Alan Findley – Be a Leader in Your Family
August 13, 2009
I have always believed that leadership is not situational as true leaders inspire and motivate us from the deepest levels of their being. Their message is the same regardless of whether they are at work, at home or at the hardware store. True leadership is driven from a place of care and concern for others and not motivated by personal gain; no compensation required.
Many of us have acted in some type of leadership capacity whether at work or as a volunteer. We take charge of projects and activities. We formulate strategies and grand plans and we revel in the results and accolades. But how do we show up at home? Are we the same focused, motivated, inspirational leaders as we are in our professional and civic lives?
I can tell you from personal experience that I often was not the leader at home that I was at work. By the time the day ended, I was exhausted and had little left to give to my wife and children. Unfortunately, this is true for most of us – we give our all outside our homes and have little or nothing to invest in our families at the end of the day. We get home at night and are still embroiled in the activities and struggles of the day. Our attention is on work and not our families and we allow our less than positive demeanor to spill over onto our families and the effect is long-lasting.
Your state of mind and disposition is consumed by your children. They watch everything you do and hear everything you say. They take in your every bias and prejudice as their own. You are their “truth” in life and whatever you feel, think or believe they assimilate as their own. It is important to understand this point because as the leader of your family, your happiness (or lack thereof) is taken in and digested by your family.
You are either the oxygen that gives life or the toxin that destroys it. As fathers, we have a monumental responsibility to grow and develop those we are put in charge to lead. Many of us never got that instruction as we were growing up, and some of us never figure it out. A few of us do a great job of leading our families – congratulations to you, gentlemen. But for the rest of us, we need to consider this: We have an opportunity to change the world and it begins within our families.
Here’s what I’m talking about. The man you are at home is a direct reflection of who you are inside. If you are happy, then your family tends to be well adjusted and happy. Not trying to over-generalize, but you get the point. If you are material-focused, so are they. If you hate particular music, social groups, genders … so do they. If you drink heavily, smoke, swear, watch pornography on the Internet, chances are good that your children will as well.
Pretty scary, huh?
The love you give them, the time you spend with them, the effort you invest into them, the books you read to them, the walks you take with them, the laughter you share with them will determine what type of relationship you have with your children and how they will relate to their offspring. If the relationship is strong and based in love and commitment, then you have earned the opportunity to shape your children’s future.
This is where we have an opportunity to change the world. Now, I know that some of you are thinking, “I can’t change the world through my family.” Don’t kid yourself. Changing the world begins in the place where you have the greatest influence and that place is within your family. You can’t be a leader in the world if you can’t first be a leader in your own home. Leadership begins with a strong foundation – clear values, strong commitment, and an example-based lifestyle. Be the change you want to see in the world, as Gandhi once said. But first, be the change you want to see in the world in your family, with your children and your spouse.
Leadership is presence – physical, mental, spiritual, and emotional presence. It means we are present during our children’s various activities and events. It means we are present to listen when our daughters want to talk about the ups and downs of their relationships and their challenges fitting in. Being a leader means we are there for our wives when they need us to go for a walk and hold hands with them instead of watching game 4 of the Stanley Cup Finals (I know, that’s a stretch).
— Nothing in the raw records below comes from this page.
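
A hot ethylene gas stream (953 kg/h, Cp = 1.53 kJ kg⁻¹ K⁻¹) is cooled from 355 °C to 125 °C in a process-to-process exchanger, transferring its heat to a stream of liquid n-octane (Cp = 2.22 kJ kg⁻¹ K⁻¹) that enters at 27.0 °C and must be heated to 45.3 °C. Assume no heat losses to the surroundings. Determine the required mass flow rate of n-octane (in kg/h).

ṁ_c = 8250 kg/h

Heat released by hot stream: Q = 953 × 1.53 × (355 − 125) = 335360 kJ/h
Energy balance on cold side (adiabatic exchanger): Q = ṁ_c·Cp_c·(T_c,out − T_c,in)
ṁ_c = 335360 / [2.22 × (45.3 − 27.0)] = 8254.8 kg/h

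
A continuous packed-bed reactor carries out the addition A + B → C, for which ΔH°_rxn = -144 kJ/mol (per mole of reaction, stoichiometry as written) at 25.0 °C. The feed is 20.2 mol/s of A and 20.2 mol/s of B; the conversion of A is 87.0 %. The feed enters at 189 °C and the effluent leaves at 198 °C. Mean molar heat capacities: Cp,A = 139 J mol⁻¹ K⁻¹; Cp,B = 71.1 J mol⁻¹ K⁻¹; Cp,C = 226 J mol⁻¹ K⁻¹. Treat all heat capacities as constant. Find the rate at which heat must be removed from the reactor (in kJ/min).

Extent of reaction ξ = 0.870 × 20.2 = 17.574 mol/s
Reaction term: ξ·ΔH°_rxn = 17.574 × -144 = -2530.7 kJ/s
Sensible, feed 189→25 °C: -696.02 kJ/s
Outlet flows (mol/s): A 2.626, B 2.626, C 17.574
Sensible, products 25→198 °C: 782.56 kJ/s
Q = ΔH = -2444.1 kJ/s = -2444.1 kW
Heat removed = 146650 kJ/min

Q_out = 147000 kJ/min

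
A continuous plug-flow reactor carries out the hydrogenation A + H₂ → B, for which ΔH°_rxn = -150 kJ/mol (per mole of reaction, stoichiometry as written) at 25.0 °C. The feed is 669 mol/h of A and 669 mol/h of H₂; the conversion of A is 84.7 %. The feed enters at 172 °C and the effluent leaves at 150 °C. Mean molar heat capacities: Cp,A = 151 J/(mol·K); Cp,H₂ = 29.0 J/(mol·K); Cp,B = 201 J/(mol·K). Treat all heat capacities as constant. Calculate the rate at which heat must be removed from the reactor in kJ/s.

Q_out = 23.9 kJ/s

Extent of reaction ξ = 0.847 × 669 = 566.64 mol/h
Reaction term: ξ·ΔH°_rxn = 566.64 × -150 = -84996 kJ/h
Sensible, feed 172→25 °C: -17702 kJ/h
Outlet flows (mol/h): A 102.36, H₂ 102.36, B 566.64
Sensible, products 25→150 °C: 16540 kJ/h
Q = ΔH = -86158 kJ/h = -23.933 kW
Heat removed = 23.933 kJ/s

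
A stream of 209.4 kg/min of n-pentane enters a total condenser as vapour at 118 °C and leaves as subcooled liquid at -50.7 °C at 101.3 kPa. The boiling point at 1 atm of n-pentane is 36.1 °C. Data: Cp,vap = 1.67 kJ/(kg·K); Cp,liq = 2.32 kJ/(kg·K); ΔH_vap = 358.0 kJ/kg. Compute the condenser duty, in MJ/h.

Q_c = 8750 MJ/h

vapour 118→36.1 °C: -136.77 kJ/kg
condensation at 36.1 °C: -358 kJ/kg
liquid 36.1→-50.7 °C: -201.38 kJ/kg
Δh = -136.77 + -358 + -201.38 = -696.15 kJ/kg
Q = ṁ·Δh = 209.4 kg/min × -696.15 kJ/kg = -145770 kJ/min
|Q| = 2429.6 kW = 8746.4 MJ/h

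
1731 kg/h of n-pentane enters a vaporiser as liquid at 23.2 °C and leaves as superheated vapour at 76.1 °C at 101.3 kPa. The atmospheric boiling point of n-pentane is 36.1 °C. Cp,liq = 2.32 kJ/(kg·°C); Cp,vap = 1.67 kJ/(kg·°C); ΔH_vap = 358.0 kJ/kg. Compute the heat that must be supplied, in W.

liquid 23.2→36.1 °C: 29.928 kJ/kg
vaporisation at 36.1 °C: 358 kJ/kg
vapour 36.1→76.1 °C: 66.8 kJ/kg
Δh = 29.928 + 358 + 66.8 = 454.73 kJ/kg
Q = ṁ·Δh = 1731 kg/h × 454.73 kJ/kg = 787130 kJ/h
|Q| = 218.65 kW = 218650 W

Q = 219000 W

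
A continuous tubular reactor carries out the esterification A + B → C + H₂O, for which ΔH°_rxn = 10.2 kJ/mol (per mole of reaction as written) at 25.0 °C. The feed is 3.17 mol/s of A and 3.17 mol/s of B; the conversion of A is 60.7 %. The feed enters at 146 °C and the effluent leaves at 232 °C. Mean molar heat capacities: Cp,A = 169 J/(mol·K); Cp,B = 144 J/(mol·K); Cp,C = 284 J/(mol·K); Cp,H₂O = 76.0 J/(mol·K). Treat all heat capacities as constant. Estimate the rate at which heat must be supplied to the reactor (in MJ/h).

Q_in = 445 MJ/h

Extent of reaction ξ = 0.607 × 3.17 = 1.9242 mol/s
Reaction term: ξ·ΔH°_rxn = 1.9242 × 10.2 = 19.627 kJ/s
Sensible, feed 146→25 °C: -120.06 kJ/s
Outlet flows (mol/s): A 1.2458, B 1.2458, C 1.9242, H₂O 1.9242
Sensible, products 25→232 °C: 224.11 kJ/s
Q = ΔH = 123.68 kJ/s = 123.68 kW
Heat supplied = 445.24 MJ/h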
Being a leader means we are home at night for dinner, participate in conversations, are direct with our expectations of appropriate behavior, and following through on our commitments. Being a leader means when we go to watch our sons and daughters play soccer, we are not pacing the sidelines talking on our cell phone. Yes, we must work to fulfill our responsibility to provide for our families, but we are sadly mistaken when we believe that “providing for our families” means only material provisions. Providing for our families means we are active and involved in their lives 24/7. Yes, there will be times when we have to work late, but that should be the exception and not the norm. When we are gone 35 weeks out of the year and relying on a daycare provider to raise our children, then we shouldn’t be surprised when our families are fractured and our children choose a path that is not the right one to travel.
Change the world by being present and involved in the lives of your family.
And don’t be afraid to tell them you love them once in a while.
Be well, be safe, and be a leader in your family. The world is depending on it.